Derivative Superposition Method for DG MOSFET Application to RF Mixer

Shuai Huang1,  Xinnan Lin2,  Yiqun Wei1,  Jin He3

1The Key Laboratory of Integrated Microsystems, School of Computer & Information Engineering, Peking University Shenzhen Graduate School, Shenzhen 518055, P. R. China, 2Peking University Shenzhen SOC Key Laboratory, PKU HKUST Shenzhen Institute, W303, West Tower, IER Bldg., Hi-Tech Industrial Park South, Shenzhen 518057, P. R. China, 3TSRC, Institute of Microelectronics, School of Electronic Engineering and Computer Science, Peking University, Beijing 100871, P. R. China


A high linear double-gate (DG) MOSFET application to RF mixer is proposed based on derivative superposition method which was successfully used in Bulk CMOS region.

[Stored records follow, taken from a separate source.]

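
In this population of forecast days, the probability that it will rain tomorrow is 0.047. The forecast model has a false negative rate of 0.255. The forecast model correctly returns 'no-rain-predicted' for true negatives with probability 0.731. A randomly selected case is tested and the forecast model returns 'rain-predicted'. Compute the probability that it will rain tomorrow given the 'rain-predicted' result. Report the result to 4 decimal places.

Write H for 'it will rain tomorrow'. Prior odds H:¬H = 0.047/0.953 = 0.049318. For the 'rain-predicted' outcome, the likelihood ratio is 0.745/0.269 = 2.7695.
Posterior odds = 0.049318 × 2.7695 = 0.13659, so P(H|E) = 0.13659/(1+0.13659) = 0.1202.

P(H | E) ≈ 0.1202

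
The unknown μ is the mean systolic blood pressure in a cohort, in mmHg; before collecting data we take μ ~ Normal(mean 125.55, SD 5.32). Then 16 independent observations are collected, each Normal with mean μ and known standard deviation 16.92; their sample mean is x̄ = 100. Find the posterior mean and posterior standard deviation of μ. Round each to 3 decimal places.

Posterior mean ≈ 109.896; posterior SD ≈ 3.311

Prior precision 1/τ₀² = 1/5.32² = 0.0353327; data precision n/σ² = 16/16.92² = 0.0558881.
Posterior precision = 0.0353327 + 0.0558881 = 0.0912208, giving posterior SD = 1/√0.0912208 = 3.311.
Posterior mean = (0.0353327·125.55 + 0.0558881·100) / 0.0912208 = 109.896.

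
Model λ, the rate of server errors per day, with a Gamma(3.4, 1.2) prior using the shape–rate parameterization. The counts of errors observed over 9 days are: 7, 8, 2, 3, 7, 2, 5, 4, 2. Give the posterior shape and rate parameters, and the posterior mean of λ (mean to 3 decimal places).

Posterior: Gamma(shape=43.4, rate=10.2); mean ≈ 4.255

The Poisson likelihood adds the total count to the shape and the number of exposure periods to the rate. Here ∑xᵢ = 40 and n = 9, so shape 3.4→43.4 and rate 1.2→10.2.
Posterior mean = shape/rate = 43.4/10.2 = 4.255.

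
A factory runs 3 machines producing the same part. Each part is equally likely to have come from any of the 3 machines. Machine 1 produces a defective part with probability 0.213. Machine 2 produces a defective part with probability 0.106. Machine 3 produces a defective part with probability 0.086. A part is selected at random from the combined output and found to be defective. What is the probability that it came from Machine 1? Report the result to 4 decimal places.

Posterior probability ≈ 0.5259

P(defective|M1) = 0.213; P(defective|M2) = 0.106; P(defective|M3) = 0.086.
Prior × likelihood for each source: 0.333333·0.213=0.07100, 0.333333·0.106=0.03533, 0.333333·0.086=0.02867. Summing gives P(defective) = 0.13500.
P(Machine 1 | defective) = 0.07100 / 0.13500 = 0.5259.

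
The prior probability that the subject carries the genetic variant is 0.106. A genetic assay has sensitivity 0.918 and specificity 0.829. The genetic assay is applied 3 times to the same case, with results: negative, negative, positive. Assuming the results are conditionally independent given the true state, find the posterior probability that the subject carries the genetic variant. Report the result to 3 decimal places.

Posterior P(H) ≈ 0.006

With H the event that the subject carries the genetic variant, the joint likelihood of the observed sequence is P(data|H) = 0.082·0.082·0.918 = 0.0061726 and P(data|¬H) = 0.829·0.829·0.171 = 0.11752.
Bayes: P(H|data) = 0.106·0.0061726 / (0.106·0.0061726 + 0.894·0.11752) = 0.00065430/0.10572 = 0.0062.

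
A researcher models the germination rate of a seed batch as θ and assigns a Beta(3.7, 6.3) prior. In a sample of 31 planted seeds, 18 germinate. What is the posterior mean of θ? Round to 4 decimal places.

Observing 18 successes and 13 failures updates Beta(3.7, 6.3) by adding the success and failure counts to the two shape parameters: α = 3.7+18 = 21.7, β = 6.3+13 = 19.3.
E[θ | data] = 21.7/(21.7+19.3) = 0.5293.

Posterior mean ≈ 0.5293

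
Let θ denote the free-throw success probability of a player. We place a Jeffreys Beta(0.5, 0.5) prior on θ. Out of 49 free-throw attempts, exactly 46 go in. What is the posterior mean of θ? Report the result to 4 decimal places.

Posterior mean ≈ 0.9300

The binomial likelihood is conjugate to the Beta prior: with 46 successes and 3 failures, the posterior is Beta(0.5+46, 0.5+3) = Beta(46.5, 3.5).
Posterior mean = α/(α+β) = 46.5/50 = 0.9300.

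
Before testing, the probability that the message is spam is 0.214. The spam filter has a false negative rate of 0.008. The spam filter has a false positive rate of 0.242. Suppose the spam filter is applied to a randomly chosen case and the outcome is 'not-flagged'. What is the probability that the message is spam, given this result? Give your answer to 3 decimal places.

Write H for 'the message is spam'. Prior odds H:¬H = 0.214/0.786 = 0.27226. For the 'not-flagged' outcome, the likelihood ratio is 0.008/0.758 = 0.010554.
Posterior odds = 0.27226 × 0.010554 = 0.0028735, so P(H|E) = 0.0028735/(1+0.0028735) = 0.003.

P(H | E) ≈ 0.003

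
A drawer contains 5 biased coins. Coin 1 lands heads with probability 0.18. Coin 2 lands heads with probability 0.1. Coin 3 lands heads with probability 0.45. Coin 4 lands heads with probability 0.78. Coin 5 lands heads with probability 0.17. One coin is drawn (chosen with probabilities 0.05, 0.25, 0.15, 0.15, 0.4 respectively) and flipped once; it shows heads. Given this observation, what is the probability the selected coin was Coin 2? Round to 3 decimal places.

P(heads|C1) = 0.18; P(heads|C2) = 0.1; P(heads|C3) = 0.45; P(heads|C4) = 0.78; P(heads|C5) = 0.17.
Prior × likelihood for each source: 0.05·0.18=0.009000, 0.25·0.1=0.02500, 0.15·0.45=0.06750, 0.15·0.78=0.1170, 0.4·0.17=0.06800. Summing gives P(heads) = 0.28650.
P(Coin 2 | heads) = 0.02500 / 0.28650 = 0.087.

Posterior probability ≈ 0.087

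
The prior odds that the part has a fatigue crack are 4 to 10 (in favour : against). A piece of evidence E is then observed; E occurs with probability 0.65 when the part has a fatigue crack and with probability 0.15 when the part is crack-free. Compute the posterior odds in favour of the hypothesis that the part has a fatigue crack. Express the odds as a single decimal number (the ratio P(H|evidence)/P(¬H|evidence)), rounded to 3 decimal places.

Prior odds = 4/10 = 0.40000.
Likelihood ratio for E = 0.65/0.15 = 4.3333.
Posterior odds = prior odds × LR = 1.7333.

Posterior odds ≈ 1.733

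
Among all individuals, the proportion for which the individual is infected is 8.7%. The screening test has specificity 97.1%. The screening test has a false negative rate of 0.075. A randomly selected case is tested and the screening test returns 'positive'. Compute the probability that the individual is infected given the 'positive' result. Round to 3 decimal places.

P(H | E) ≈ 0.752

Write H for 'the individual is infected'. Prior odds H:¬H = 0.087/0.913 = 0.095290. For the 'positive' outcome, the likelihood ratio is 0.925/0.029 = 31.897.
Posterior odds = 0.095290 × 31.897 = 3.0394, so P(H|E) = 3.0394/(1+3.0394) = 0.752.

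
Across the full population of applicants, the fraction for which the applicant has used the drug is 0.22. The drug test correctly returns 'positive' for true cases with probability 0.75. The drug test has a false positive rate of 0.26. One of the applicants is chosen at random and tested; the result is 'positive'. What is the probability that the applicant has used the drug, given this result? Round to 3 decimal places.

Let H be the event that the applicant has used the drug. P(H) = 0.22, so P(¬H) = 0.78. With E the 'positive' result, P(E|H) = 0.75 and P(E|¬H) = 0.26.
P(E) = 0.75·0.22 + 0.26·0.78 = 0.16500 + 0.20280 = 0.36780.
By Bayes' theorem, P(H|E) = 0.16500 / 0.36780 = 0.449.

P(H | E) ≈ 0.449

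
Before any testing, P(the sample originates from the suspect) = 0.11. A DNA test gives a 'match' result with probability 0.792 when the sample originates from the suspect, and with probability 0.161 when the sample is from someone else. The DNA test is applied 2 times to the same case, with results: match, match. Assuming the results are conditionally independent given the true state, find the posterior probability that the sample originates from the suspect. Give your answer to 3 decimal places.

With H the event that the sample originates from the suspect, the joint likelihood of the observed sequence is P(data|H) = 0.792·0.792 = 0.62726 and P(data|¬H) = 0.161·0.161 = 0.025921.
Bayes: P(H|data) = 0.11·0.62726 / (0.11·0.62726 + 0.89·0.025921) = 0.068999/0.092069 = 0.7494.

Posterior P(H) ≈ 0.749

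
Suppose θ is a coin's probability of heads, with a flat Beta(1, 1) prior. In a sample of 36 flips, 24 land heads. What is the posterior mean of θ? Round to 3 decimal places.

The binomial likelihood is conjugate to the Beta prior: with 24 successes and 12 failures, the posterior is Beta(1+24, 1+12) = Beta(25, 13).
Posterior mean = α/(α+β) = 25/38 = 0.658.

Posterior mean ≈ 0.658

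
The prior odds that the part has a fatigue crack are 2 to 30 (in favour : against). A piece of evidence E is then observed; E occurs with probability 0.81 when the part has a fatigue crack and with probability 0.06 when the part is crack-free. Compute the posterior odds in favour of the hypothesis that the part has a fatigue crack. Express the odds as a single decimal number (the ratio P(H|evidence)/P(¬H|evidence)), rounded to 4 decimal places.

Prior odds = 2/30 = 0.066667.
Likelihood ratio for E = 0.81/0.06 = 13.500.
Posterior odds = prior odds × LR = 0.90000.

Posterior odds ≈ 0.9000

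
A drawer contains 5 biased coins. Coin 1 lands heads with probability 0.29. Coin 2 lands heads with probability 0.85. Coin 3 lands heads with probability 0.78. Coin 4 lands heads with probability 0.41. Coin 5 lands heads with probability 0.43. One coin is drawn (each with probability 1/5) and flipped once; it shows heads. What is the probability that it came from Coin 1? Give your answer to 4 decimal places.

Posterior probability ≈ 0.1051

Tabulate prior·likelihood by source: [1] prior 0.2, lik 0.29, product 0.05800; [2] prior 0.2, lik 0.85, product 0.1700; [3] prior 0.2, lik 0.78, product 0.1560; [4] prior 0.2, lik 0.41, product 0.08200; [5] prior 0.2, lik 0.43, product 0.08600.
Normalizing constant = 0.55200; the posterior for Coin 1 is its product over the sum, 0.05800/0.55200 = 0.1051.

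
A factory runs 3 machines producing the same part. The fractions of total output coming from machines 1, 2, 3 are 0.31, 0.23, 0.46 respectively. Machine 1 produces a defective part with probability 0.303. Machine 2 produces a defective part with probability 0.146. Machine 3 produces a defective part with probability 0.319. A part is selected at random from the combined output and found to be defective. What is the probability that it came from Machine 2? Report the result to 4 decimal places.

P(defective|M1) = 0.303; P(defective|M2) = 0.146; P(defective|M3) = 0.319.
Prior × likelihood for each source: 0.31·0.303=0.09393, 0.23·0.146=0.03358, 0.46·0.319=0.1467. Summing gives P(defective) = 0.27425.
P(Machine 2 | defective) = 0.03358 / 0.27425 = 0.1224.

Posterior probability ≈ 0.1224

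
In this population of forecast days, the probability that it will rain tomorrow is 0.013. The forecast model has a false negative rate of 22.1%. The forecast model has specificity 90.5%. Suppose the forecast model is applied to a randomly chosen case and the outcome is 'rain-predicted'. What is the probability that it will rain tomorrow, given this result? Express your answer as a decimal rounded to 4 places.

Let H be the event that it will rain tomorrow. P(H) = 0.013, so P(¬H) = 0.987. With E the 'rain-predicted' result, P(E|H) = 0.779 and P(E|¬H) = 0.095.
P(E) = 0.779·0.013 + 0.095·0.987 = 0.010127 + 0.093765 = 0.10389.
By Bayes' theorem, P(H|E) = 0.010127 / 0.10389 = 0.0975.

P(H | E) ≈ 0.0975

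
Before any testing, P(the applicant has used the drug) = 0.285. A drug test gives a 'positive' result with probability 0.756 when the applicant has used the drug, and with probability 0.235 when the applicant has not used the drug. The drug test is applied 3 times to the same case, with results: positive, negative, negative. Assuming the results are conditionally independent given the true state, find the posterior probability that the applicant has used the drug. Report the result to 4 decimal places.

Let H be the event that the applicant has used the drug; start with P(H) = 0.285. P('positive'|H) = 0.756, P('positive'|¬H) = 0.235.
Update on result 1 ('positive'): P(H) ← 0.756·0.2850 / (0.756·0.2850 + 0.235·0.7150) = 0.21546/0.38348 = 0.5618.
Update on result 2 ('negative'): P(H) ← 0.244·0.5618 / (0.244·0.5618 + 0.765·0.4382) = 0.13709/0.47228 = 0.2903.
Update on result 3 ('negative'): P(H) ← 0.244·0.2903 / (0.244·0.2903 + 0.765·0.7097) = 0.070827/0.61377 = 0.1154.

Posterior P(H) ≈ 0.1154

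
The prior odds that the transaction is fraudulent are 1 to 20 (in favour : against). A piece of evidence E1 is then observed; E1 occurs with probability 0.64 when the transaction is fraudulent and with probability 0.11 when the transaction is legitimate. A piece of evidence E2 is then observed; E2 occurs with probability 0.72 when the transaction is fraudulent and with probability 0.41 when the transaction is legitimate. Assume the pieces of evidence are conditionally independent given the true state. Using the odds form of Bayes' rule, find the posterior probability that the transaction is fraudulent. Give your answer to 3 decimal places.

Posterior probability ≈ 0.338

Prior odds = 1/20 = 0.050000. In log-odds, ln(0.050000) = -2.9957.
Add log likelihood ratios: ln(5.8182) + ln(1.7561) = 2.3241.
Posterior log-odds = -0.67165, so posterior odds = exp(-0.67165) = 0.51086. Converting, P(H|E) = 0.51086/1.5109 = 0.338.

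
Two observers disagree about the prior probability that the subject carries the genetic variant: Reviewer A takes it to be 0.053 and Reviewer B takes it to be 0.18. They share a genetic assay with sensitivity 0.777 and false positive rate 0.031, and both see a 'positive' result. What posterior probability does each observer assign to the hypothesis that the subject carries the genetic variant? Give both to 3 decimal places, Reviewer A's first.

Reviewer A: 0.584; Reviewer B: 0.846

P('+'|H) = 0.777, P('+'|¬H) = 0.031.
Reviewer A: numerator 0.777·0.053 = 0.041181; evidence = 0.041181+0.031·0.947 = 0.070538; posterior = 0.584.
Reviewer B: numerator 0.777·0.18 = 0.13986; evidence = 0.13986+0.031·0.82 = 0.16528; posterior = 0.846.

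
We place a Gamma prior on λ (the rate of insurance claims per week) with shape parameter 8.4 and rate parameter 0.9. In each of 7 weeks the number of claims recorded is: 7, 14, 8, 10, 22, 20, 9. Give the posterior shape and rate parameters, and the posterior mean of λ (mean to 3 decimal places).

Posterior: Gamma(shape=98.4, rate=7.9); mean ≈ 12.456

Total count ∑xᵢ = 90 over n = 7 weeks.
Gamma is conjugate to the Poisson likelihood: posterior is Gamma(shape = 8.4+90 = 98.4, rate = 0.9+7 = 7.9).
Posterior mean = shape/rate = 98.4/7.9 = 12.456.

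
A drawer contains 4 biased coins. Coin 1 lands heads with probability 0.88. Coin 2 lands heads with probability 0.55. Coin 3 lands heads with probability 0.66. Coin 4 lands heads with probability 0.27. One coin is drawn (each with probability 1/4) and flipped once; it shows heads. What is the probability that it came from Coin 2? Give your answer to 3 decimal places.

Tabulate prior·likelihood by source: [1] prior 0.25, lik 0.88, product 0.2200; [2] prior 0.25, lik 0.55, product 0.1375; [3] prior 0.25, lik 0.66, product 0.1650; [4] prior 0.25, lik 0.27, product 0.06750.
Normalizing constant = 0.59000; the posterior for Coin 2 is its product over the sum, 0.1375/0.59000 = 0.233.

Posterior probability ≈ 0.233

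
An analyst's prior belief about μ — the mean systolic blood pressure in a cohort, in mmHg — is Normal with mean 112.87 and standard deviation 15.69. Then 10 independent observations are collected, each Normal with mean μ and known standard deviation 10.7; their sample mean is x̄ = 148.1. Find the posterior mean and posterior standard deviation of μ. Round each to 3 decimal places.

Prior precision 1/τ₀² = 1/15.69² = 0.00406213; data precision n/σ² = 10/10.7² = 0.0873439.
Posterior precision = 0.00406213 + 0.0873439 = 0.0914060, giving posterior SD = 1/√0.0914060 = 3.308.
Posterior mean = (0.00406213·112.87 + 0.0873439·148.1) / 0.0914060 = 146.534.

Posterior mean ≈ 146.534; posterior SD ≈ 3.308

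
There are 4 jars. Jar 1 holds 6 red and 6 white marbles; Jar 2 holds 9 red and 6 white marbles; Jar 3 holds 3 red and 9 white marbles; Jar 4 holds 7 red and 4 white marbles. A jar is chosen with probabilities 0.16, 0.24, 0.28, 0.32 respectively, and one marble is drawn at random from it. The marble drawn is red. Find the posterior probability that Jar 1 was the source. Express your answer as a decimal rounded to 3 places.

Posterior probability ≈ 0.161

Tabulate prior·likelihood by source: [1] prior 0.16, lik 0.5, product 0.08000; [2] prior 0.24, lik 0.6, product 0.1440; [3] prior 0.28, lik 0.25, product 0.07000; [4] prior 0.32, lik 0.6364, product 0.2036.
Normalizing constant = 0.49764; the posterior for Jar 1 is its product over the sum, 0.08000/0.49764 = 0.161.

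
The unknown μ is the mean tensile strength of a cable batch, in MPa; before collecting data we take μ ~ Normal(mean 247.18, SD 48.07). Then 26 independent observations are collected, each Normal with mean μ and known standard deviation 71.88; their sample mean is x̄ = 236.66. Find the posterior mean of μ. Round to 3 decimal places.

Posterior mean ≈ 237.493

With known σ, the Normal prior is conjugate. Weight on the data is w = (n/σ²)/(n/σ² + 1/τ₀²) = 0.00503219/(0.00503219+0.00043276) = 0.92081.
Posterior mean = w·x̄ + (1−w)·μ₀ = 0.92081·236.66 + 0.079189·247.18 = 237.493.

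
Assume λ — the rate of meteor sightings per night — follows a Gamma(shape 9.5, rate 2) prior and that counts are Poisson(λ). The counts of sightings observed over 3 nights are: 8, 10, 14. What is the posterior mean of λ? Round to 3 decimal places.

Posterior mean ≈ 8.300

Total count ∑xᵢ = 32 over n = 3 nights.
Gamma is conjugate to the Poisson likelihood: posterior is Gamma(shape = 9.5+32 = 41.5, rate = 2+3 = 5).
Posterior mean = shape/rate = 41.5/5 = 8.300.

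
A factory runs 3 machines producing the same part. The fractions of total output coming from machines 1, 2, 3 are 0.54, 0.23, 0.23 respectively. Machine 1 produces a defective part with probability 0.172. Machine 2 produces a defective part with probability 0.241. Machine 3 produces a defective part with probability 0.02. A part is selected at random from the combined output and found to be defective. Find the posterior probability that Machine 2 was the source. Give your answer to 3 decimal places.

Posterior probability ≈ 0.363

P(defective|M1) = 0.172; P(defective|M2) = 0.241; P(defective|M3) = 0.02.
Prior × likelihood for each source: 0.54·0.172=0.09288, 0.23·0.241=0.05543, 0.23·0.02=0.004600. Summing gives P(defective) = 0.15291.
P(Machine 2 | defective) = 0.05543 / 0.15291 = 0.363.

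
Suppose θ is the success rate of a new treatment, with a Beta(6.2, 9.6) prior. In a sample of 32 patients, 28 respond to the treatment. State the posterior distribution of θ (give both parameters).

Posterior: Beta(34.2, 13.6)

Observing 28 successes and 4 failures updates Beta(6.2, 9.6) by adding the success and failure counts to the two shape parameters: α = 6.2+28 = 34.2, β = 9.6+4 = 13.6.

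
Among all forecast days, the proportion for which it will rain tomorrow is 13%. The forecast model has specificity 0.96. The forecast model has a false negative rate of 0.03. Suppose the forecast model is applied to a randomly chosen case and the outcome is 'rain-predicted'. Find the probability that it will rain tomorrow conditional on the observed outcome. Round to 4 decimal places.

P(H | E) ≈ 0.7837

Write H for 'it will rain tomorrow'. Prior odds H:¬H = 0.13/0.87 = 0.14943. For the 'rain-predicted' outcome, the likelihood ratio is 0.97/0.04 = 24.250.
Posterior odds = 0.14943 × 24.250 = 3.6236, so P(H|E) = 3.6236/(1+3.6236) = 0.7837.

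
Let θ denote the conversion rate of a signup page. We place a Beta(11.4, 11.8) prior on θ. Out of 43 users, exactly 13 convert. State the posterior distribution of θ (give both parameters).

Observing 13 successes and 30 failures updates Beta(11.4, 11.8) by adding the success and failure counts to the two shape parameters: α = 11.4+13 = 24.4, β = 11.8+30 = 41.8.

Posterior: Beta(24.4, 41.8)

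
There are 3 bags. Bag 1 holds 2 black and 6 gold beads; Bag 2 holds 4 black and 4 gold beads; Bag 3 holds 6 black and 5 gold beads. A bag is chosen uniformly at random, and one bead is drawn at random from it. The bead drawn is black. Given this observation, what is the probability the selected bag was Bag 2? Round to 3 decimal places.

P(black|Bag 1) = 0.25; P(black|Bag 2) = 0.5; P(black|Bag 3) = 0.5455.
Prior × likelihood for each source: 0.333333·0.25=0.08333, 0.333333·0.5=0.1667, 0.333333·0.5455=0.1818. Summing gives P(black) = 0.43182.
P(Bag 2 | black) = 0.1667 / 0.43182 = 0.386.

Posterior probability ≈ 0.386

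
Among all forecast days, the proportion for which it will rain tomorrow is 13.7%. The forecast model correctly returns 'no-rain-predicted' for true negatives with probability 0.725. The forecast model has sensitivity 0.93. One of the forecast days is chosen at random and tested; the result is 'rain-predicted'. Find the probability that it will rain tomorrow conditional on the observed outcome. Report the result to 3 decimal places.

Write H for 'it will rain tomorrow'. Prior odds H:¬H = 0.137/0.863 = 0.15875. For the 'rain-predicted' outcome, the likelihood ratio is 0.93/0.275 = 3.3818.
Posterior odds = 0.15875 × 3.3818 = 0.53686, so P(H|E) = 0.53686/(1+0.53686) = 0.349.

P(H | E) ≈ 0.349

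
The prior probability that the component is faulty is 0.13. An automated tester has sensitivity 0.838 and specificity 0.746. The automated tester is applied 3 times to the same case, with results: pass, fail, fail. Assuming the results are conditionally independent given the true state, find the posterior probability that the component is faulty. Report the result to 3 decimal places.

Posterior P(H) ≈ 0.261

With H the event that the component is faulty, the joint likelihood of the observed sequence is P(data|H) = 0.162·0.838·0.838 = 0.11376 and P(data|¬H) = 0.746·0.254·0.254 = 0.048129.
Bayes: P(H|data) = 0.13·0.11376 / (0.13·0.11376 + 0.87·0.048129) = 0.014789/0.056661 = 0.2610.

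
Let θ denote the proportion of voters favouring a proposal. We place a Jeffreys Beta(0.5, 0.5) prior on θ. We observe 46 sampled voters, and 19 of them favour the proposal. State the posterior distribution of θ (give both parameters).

The binomial likelihood is conjugate to the Beta prior: with 19 successes and 27 failures, the posterior is Beta(0.5+19, 0.5+27) = Beta(19.5, 27.5).

Posterior: Beta(19.5, 27.5)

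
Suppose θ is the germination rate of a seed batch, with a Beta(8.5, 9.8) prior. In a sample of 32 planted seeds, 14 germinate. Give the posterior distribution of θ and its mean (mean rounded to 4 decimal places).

The binomial likelihood is conjugate to the Beta prior: with 14 successes and 18 failures, the posterior is Beta(8.5+14, 9.8+18) = Beta(22.5, 27.8).
Posterior mean = α/(α+β) = 22.5/50.3 = 0.4473.

Posterior: Beta(22.5, 27.8); mean ≈ 0.4473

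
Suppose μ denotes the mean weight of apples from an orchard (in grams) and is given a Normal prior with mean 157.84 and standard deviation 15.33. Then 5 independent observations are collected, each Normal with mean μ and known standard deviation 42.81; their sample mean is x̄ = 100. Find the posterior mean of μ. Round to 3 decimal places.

With known σ, the Normal prior is conjugate. Weight on the data is w = (n/σ²)/(n/σ² + 1/τ₀²) = 0.00272822/(0.00272822+0.00425516) = 0.39067.
Posterior mean = w·x̄ + (1−w)·μ₀ = 0.39067·100 + 0.60933·157.84 = 135.243.

Posterior mean ≈ 135.243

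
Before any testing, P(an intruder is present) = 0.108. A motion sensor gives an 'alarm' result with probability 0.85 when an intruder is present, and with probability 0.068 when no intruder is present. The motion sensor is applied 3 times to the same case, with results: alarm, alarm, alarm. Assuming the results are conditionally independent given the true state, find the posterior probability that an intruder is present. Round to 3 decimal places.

With H the event that an intruder is present, the joint likelihood of the observed sequence is P(data|H) = 0.85·0.85·0.85 = 0.61412 and P(data|¬H) = 0.068·0.068·0.068 = 0.00031443.
Bayes: P(H|data) = 0.108·0.61412 / (0.108·0.61412 + 0.892·0.00031443) = 0.066325/0.066606 = 0.9958.

Posterior P(H) ≈ 0.996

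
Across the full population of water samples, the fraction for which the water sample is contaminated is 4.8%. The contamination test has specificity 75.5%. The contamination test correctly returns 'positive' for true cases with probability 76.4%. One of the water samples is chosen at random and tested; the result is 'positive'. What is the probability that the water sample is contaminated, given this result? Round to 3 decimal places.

Write H for 'the water sample is contaminated'. Prior odds H:¬H = 0.048/0.952 = 0.050420. For the 'positive' outcome, the likelihood ratio is 0.764/0.245 = 3.1184.
Posterior odds = 0.050420 × 3.1184 = 0.15723, so P(H|E) = 0.15723/(1+0.15723) = 0.136.

P(H | E) ≈ 0.136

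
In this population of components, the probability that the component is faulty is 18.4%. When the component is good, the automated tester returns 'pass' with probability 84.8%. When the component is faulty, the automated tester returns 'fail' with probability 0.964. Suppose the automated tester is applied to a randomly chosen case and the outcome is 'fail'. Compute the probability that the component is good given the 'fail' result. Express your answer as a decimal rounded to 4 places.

Write H for 'the component is faulty'. Prior odds H:¬H = 0.184/0.816 = 0.22549. For the 'fail' outcome, the likelihood ratio is 0.964/0.152 = 6.3421.
Posterior odds = 0.22549 × 6.3421 = 1.4301, so P(H|E) = 1.4301/(1+1.4301) = 0.5885. Then P(¬H|E) = 1 − 0.5885 = 0.4115.

P(¬H | E) ≈ 0.4115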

By independently biasing front and back gate voltage of DG MOSFET, one DG MOSFET device is reviewed as two parallel devices. In this way, we realize the derivative superposition method application in the DG MOSFET linearity analysis and high performance RF mixer. Via two-dimensional (2D) TCAD device simulation and through the third-order transconductance (gm3) cancellation, we get some interesting results of DG MOSFET mixer different from the Bulk CMOS mixer. It is found that the DG MOSFET is suitable to work as a single device mixer because of coupling effect of two gates, e.g., a high linear independent DG MOSFET mixer shows 7.8dB improvement on IIP3 corresponding to the symmetrical DG mixer with the same DC current.